Redshift means all the light emitted from what you looking at is shifted to longer wavelengths. So blue might appear green, green might appear red, red -> infrared etc.
Blueshift is the opposite: wavelength gets shorter.
Now here is the clincher: Quantum Mechanics. The quantum mechanical nature of the atom means that each of its kind will have a definite "fingerprint", i.e., emit/absorb light at very well defined wavelengths (colours). When you take the light from the star, or any luminous object, and split it up into its pure colour components (e.g., by passing the light through a prism), you get something that looks kind of like a barcode with dark and bright bands at specific colours (spectral lines). This "barcode" is composed of the fingerprints of the atoms that make up what you're looking at. These fingerprints are highly detailed and there is no mistaking one type of atom for another (or molecule for that matter).
Redshift shows up in a most convincing way when you look at these fingerprints, and the pattern is the same as that of hydrogen or helium atoms say, but it appears at the "wrong" colour: e.g., the blue lines are green, the green lines are red etc, but the location of the lines are the same with respect to each other. The only way this can happen is by Doppler shift with the source moving away from you. (Blueshift is the same thing except the colours and source move in the opposite direction.)
What & How-to:
So if you see a star through your telescope and it looks red, it does not give you enough information to decide what is going on. It could be a really old star running out of fuel. Or it could be a really bright young star moving away from you at a significant fraction of the speed of light. The way to tell which explanation is correct is by using light spectroscopy to show if the spectral lines are shifting, and if so, which way and how much.
Amateur astronomers can and do do this. It's not very hard but it's very nerdy. Much more nerdy than looking at the Moon, Saturn's rings or even hunting down faint remote galaxies or taking photos of these things. Lot less glamorous too (which is why it's so very nerdy). But it's not that hard to do.
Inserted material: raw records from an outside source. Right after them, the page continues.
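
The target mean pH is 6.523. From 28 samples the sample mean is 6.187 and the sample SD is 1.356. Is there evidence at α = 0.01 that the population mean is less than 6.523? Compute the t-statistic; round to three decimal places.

-1.311

H0: μ = 6.523; H1: μ < 6.523 (one-sample t-test, left-tailed).
t = (x̄ − μ₀)/(s/√n) = (6.187 − 6.523)/(1.356/√28) = -1.311
df = n − 1 = 27
p-value = P(T ≤ -1.311) ≈ 0.100
Since p ≈ 0.100 > α = 0.01, fail to reject H0; the evidence is not statistically significant.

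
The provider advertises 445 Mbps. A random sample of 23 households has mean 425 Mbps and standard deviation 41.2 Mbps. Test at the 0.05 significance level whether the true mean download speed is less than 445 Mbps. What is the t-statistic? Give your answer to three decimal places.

H0: μ = 445; H1: μ < 445 (one-sample t-test, left-tailed).
t = (x̄ − μ₀)/(s/√n) = (425 − 445)/(41.2/√23) = -2.328
df = n − 1 = 22
p-value = P(T ≤ -2.328) ≈ 0.0148
Since p ≈ 0.0148 < α = 0.05, reject H0; the data support H1.

-2.328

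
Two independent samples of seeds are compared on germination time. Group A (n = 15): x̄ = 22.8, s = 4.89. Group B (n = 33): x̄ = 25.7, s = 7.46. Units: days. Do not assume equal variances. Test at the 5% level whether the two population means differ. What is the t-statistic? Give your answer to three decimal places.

Let group 1 = group A, group 2 = group B. H0: μ_1 = μ_2; H1: μ_1 ≠ μ_2 (Welch's two-sample t-test, two-sided).
t = (x̄_1 − x̄_2)/√(s_1²/n_1 + s_2²/n_2) = (22.8 − 25.7)/√(4.89²/15 + 7.46²/33) = -1.601
Welch–Satterthwaite df ≈ 39.80
Two-sided p-value ≈ 0.117
Since p ≈ 0.117 > α = 0.05, fail to reject H0; the evidence is not statistically significant.

-1.601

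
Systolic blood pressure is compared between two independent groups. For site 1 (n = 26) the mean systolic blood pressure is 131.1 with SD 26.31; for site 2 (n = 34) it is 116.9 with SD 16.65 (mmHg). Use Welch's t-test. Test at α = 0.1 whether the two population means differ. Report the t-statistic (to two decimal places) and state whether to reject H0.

Let group 1 = site 1, group 2 = site 2. H0: μ_1 = μ_2; H1: μ_1 ≠ μ_2 (Welch's two-sample t-test, two-sided).
t = (x̄_1 − x̄_2)/√(s_1²/n_1 + s_2²/n_2) = (131.1 − 116.9)/√(26.31²/26 + 16.65²/34) = 2.41
Welch–Satterthwaite df ≈ 39.83
Two-sided p-value ≈ 0.0208
Since p ≈ 0.0208 < α = 0.1, reject H0; the data support H1.

t = 2.41; reject H0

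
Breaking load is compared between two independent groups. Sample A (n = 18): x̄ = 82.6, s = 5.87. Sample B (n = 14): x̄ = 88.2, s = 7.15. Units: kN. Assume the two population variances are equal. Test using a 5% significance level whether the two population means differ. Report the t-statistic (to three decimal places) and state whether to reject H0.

Let group 1 = sample A, group 2 = sample B. H0: μ_1 = μ_2; H1: μ_1 ≠ μ_2 (two-sample pooled-variance t-test, two-sided).
s_p² = [(18−1)·5.87² + (14−1)·7.15²]/(18+14−2) = 41.6787
t = (82.6 − 88.2)/√[41.6787·(1/18 + 1/14)] = -2.434
df = n₁ + n₂ − 2 = 30
Two-sided p-value ≈ 0.021
Since p ≈ 0.021 < α = 0.05, reject H0; the data support H1.

t = -2.434; reject H0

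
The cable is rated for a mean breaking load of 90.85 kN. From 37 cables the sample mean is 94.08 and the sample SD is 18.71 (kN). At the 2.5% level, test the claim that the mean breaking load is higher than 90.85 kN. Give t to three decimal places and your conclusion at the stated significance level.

H0: μ = 90.85; H1: μ > 90.85 (one-sample t-test, right-tailed).
t = (x̄ − μ₀)/(s/√n) = (94.08 − 90.85)/(18.71/√37) = 1.050
df = n − 1 = 36
p-value = P(T ≥ 1.050) ≈ 0.150
Since p ≈ 0.150 > α = 0.025, fail to reject H0; the data do not provide sufficient evidence against H0.

t = 1.050; fail to reject H0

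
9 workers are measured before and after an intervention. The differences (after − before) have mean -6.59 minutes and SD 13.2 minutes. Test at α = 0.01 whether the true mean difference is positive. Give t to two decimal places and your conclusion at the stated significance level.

H0: μ_d = 0; H1: μ_d > 0 (paired t-test on the differences, right-tailed).
t = d̄/(s_d/√n) = -6.59/(13.2/√9) = -1.50
df = n − 1 = 8
p-value = P(T ≥ -1.50) ≈ 0.9137
Since p ≈ 0.9137 > α = 0.01, fail to reject H0; the data do not provide sufficient evidence against H0.

t = -1.50; fail to reject H0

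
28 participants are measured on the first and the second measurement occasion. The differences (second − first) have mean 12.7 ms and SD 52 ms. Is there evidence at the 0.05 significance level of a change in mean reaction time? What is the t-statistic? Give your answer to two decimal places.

H0: μ_d = 0; H1: μ_d ≠ 0 (paired t-test on the differences, two-sided).
t = d̄/(s_d/√n) = 12.7/(52/√28) = 1.29
df = n − 1 = 27
Two-sided p-value ≈ 0.207
Since p ≈ 0.207 > α = 0.05, fail to reject H0; the evidence is not statistically significant.

1.29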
You need a diffraction grating (which acts kind of like a prism, splitting light into its composite colours) and a camera/sensor to match, and the usual astrophotography gizzmos. And a lot of dedication.
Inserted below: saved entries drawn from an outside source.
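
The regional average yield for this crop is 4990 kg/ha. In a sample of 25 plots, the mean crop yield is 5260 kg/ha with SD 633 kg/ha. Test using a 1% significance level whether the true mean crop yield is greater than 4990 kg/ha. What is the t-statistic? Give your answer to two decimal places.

2.13

H0: μ = 4990; H1: μ > 4990 (one-sample t-test, right-tailed).
t = (x̄ − μ₀)/(s/√n) = (5260 − 4990)/(633/√25) = 2.13
df = n − 1 = 24
p-value = P(T ≥ 2.13) ≈ 0.0217
Since p ≈ 0.0217 > α = 0.01, fail to reject H0; the evidence is not statistically significant.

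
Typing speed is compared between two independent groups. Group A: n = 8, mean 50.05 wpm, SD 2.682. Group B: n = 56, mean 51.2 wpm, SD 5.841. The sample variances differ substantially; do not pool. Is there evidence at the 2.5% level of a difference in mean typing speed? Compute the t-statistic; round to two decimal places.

Let group 1 = group A, group 2 = group B. H0: μ_1 = μ_2; H1: μ_1 ≠ μ_2 (Welch's two-sample t-test, two-sided).
t = (x̄_1 − x̄_2)/√(s_1²/n_1 + s_2²/n_2) = (50.05 − 51.2)/√(2.682²/8 + 5.841²/56) = -0.94
Welch–Satterthwaite df ≈ 18.61
Two-sided p-value ≈ 0.3611
Since p ≈ 0.3611 > α = 0.025, fail to reject H0; the data do not provide sufficient evidence against H0.

-0.94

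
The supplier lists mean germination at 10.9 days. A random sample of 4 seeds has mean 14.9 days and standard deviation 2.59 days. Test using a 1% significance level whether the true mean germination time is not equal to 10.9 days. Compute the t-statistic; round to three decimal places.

H0: μ = 10.9; H1: μ ≠ 10.9 (one-sample t-test, two-sided).
t = (x̄ − μ₀)/(s/√n) = (14.9 − 10.9)/(2.59/√4) = 3.089
df = n − 1 = 3
Two-sided p-value ≈ 0.054
Since p ≈ 0.054 > α = 0.01, fail to reject H0; the data do not provide sufficient evidence against H0.

3.089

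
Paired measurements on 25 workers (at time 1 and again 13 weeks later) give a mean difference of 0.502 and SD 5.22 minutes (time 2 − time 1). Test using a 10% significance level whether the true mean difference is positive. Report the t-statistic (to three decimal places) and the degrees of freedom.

H0: μ_d = 0; H1: μ_d > 0 (paired t-test on the differences, right-tailed).
t = d̄/(s_d/√n) = 0.502/(5.22/√25) = 0.481
df = n − 1 = 24
p-value = P(T ≥ 0.481) ≈ 0.3175
Since p ≈ 0.3175 > α = 0.1, fail to reject H0; the data do not provide sufficient evidence against H0.

t = 0.481, df = 24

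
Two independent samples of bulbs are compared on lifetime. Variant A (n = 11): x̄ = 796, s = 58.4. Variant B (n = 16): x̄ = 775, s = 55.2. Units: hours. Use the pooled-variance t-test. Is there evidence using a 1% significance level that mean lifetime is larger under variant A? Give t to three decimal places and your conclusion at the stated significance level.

t = 0.949; fail to reject H0

Let group 1 = variant A, group 2 = variant B. H0: μ_1 = μ_2; H1: μ_1 > μ_2 (two-sample pooled-variance t-test, right-tailed).
s_p² = [(11−1)·58.4² + (16−1)·55.2²]/(11+16−2) = 3192.45
t = (796 − 775)/√[3192.45·(1/11 + 1/16)] = 0.949
df = n₁ + n₂ − 2 = 25
p-value = P(T ≥ 0.949) ≈ 0.176
Since p ≈ 0.176 > α = 0.01, fail to reject H0; the evidence is not statistically significant.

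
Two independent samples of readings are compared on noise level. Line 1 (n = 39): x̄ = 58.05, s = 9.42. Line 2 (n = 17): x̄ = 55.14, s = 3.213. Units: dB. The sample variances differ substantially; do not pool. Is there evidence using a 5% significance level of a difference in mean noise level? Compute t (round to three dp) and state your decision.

t = 1.714; fail to reject H0

Let group 1 = line 1, group 2 = line 2. H0: μ_1 = μ_2; H1: μ_1 ≠ μ_2 (Welch's two-sample t-test, two-sided).
t = (x̄_1 − x̄_2)/√(s_1²/n_1 + s_2²/n_2) = (58.05 − 55.14)/√(9.42²/39 + 3.213²/17) = 1.714
Welch–Satterthwaite df ≈ 52.17
Two-sided p-value ≈ 0.0925
Since p ≈ 0.0925 > α = 0.05, fail to reject H0; the data do not provide sufficient evidence against H0.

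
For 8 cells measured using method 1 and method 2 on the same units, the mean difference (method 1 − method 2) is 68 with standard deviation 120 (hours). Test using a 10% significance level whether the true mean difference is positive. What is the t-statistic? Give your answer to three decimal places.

1.603

H0: μ_d = 0; H1: μ_d > 0 (paired t-test on the differences, right-tailed).
t = d̄/(s_d/√n) = 68/(120/√8) = 1.603
df = n − 1 = 7
p-value = P(T ≥ 1.603) ≈ 0.077
Since p ≈ 0.077 < α = 0.1, reject H0; the data support H1.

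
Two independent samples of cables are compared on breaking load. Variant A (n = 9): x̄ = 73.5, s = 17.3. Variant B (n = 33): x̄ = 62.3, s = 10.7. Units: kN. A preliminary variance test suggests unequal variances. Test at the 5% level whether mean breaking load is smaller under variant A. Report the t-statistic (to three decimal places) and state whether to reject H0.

t = 1.848; fail to reject H0

Let group 1 = variant A, group 2 = variant B. H0: μ_1 = μ_2; H1: μ_1 < μ_2 (Welch's two-sample t-test, left-tailed).
t = (x̄_1 − x̄_2)/√(s_1²/n_1 + s_2²/n_2) = (73.5 − 62.3)/√(17.3²/9 + 10.7²/33) = 1.848
Welch–Satterthwaite df ≈ 9.73
p-value = P(T ≤ 1.848) ≈ 0.952
Since p ≈ 0.952 > α = 0.05, fail to reject H0; the evidence is not statistically significant.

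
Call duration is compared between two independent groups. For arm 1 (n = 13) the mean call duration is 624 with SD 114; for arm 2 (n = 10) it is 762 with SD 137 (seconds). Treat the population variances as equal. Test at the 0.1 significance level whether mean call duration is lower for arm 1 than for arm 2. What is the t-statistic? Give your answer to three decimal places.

Let group 1 = arm 1, group 2 = arm 2. H0: μ_1 = μ_2; H1: μ_1 < μ_2 (two-sample pooled-variance t-test, left-tailed).
s_p² = [(13−1)·114² + (10−1)·137²]/(13+10−2) = 15470.1
t = (624 − 762)/√[15470.1·(1/13 + 1/10)] = -2.638
df = n₁ + n₂ − 2 = 21
p-value = P(T ≤ -2.638) ≈ 0.008
Since p ≈ 0.008 < α = 0.1, reject H0; the evidence is statistically significant.

-2.638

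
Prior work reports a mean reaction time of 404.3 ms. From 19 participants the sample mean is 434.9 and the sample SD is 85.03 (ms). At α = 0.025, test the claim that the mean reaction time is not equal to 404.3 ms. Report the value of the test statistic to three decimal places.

1.569

H0: μ = 404.3; H1: μ ≠ 404.3 (one-sample t-test, two-sided).
t = (x̄ − μ₀)/(s/√n) = (434.9 − 404.3)/(85.03/√19) = 1.569
df = n − 1 = 18
Two-sided p-value ≈ 0.134
Since p ≈ 0.134 > α = 0.025, fail to reject H0; the evidence is not statistically significant.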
I've seen the spectral emission and absorption lines (bright and dark) from the Sun and other self-luminous objects through a spectrometer I made myself from readily available inexpensive components - total cost < $10. You can clearly see the fingerprints of hydrogen and helium in sunlight, of mercury and other nasties in fluorescent lights. Starlight is a lot dimmer though than the Sun or your energy-saving globe. So typically you'd need to capture the decomposed light on a sensor with long exposures to see what's really going on.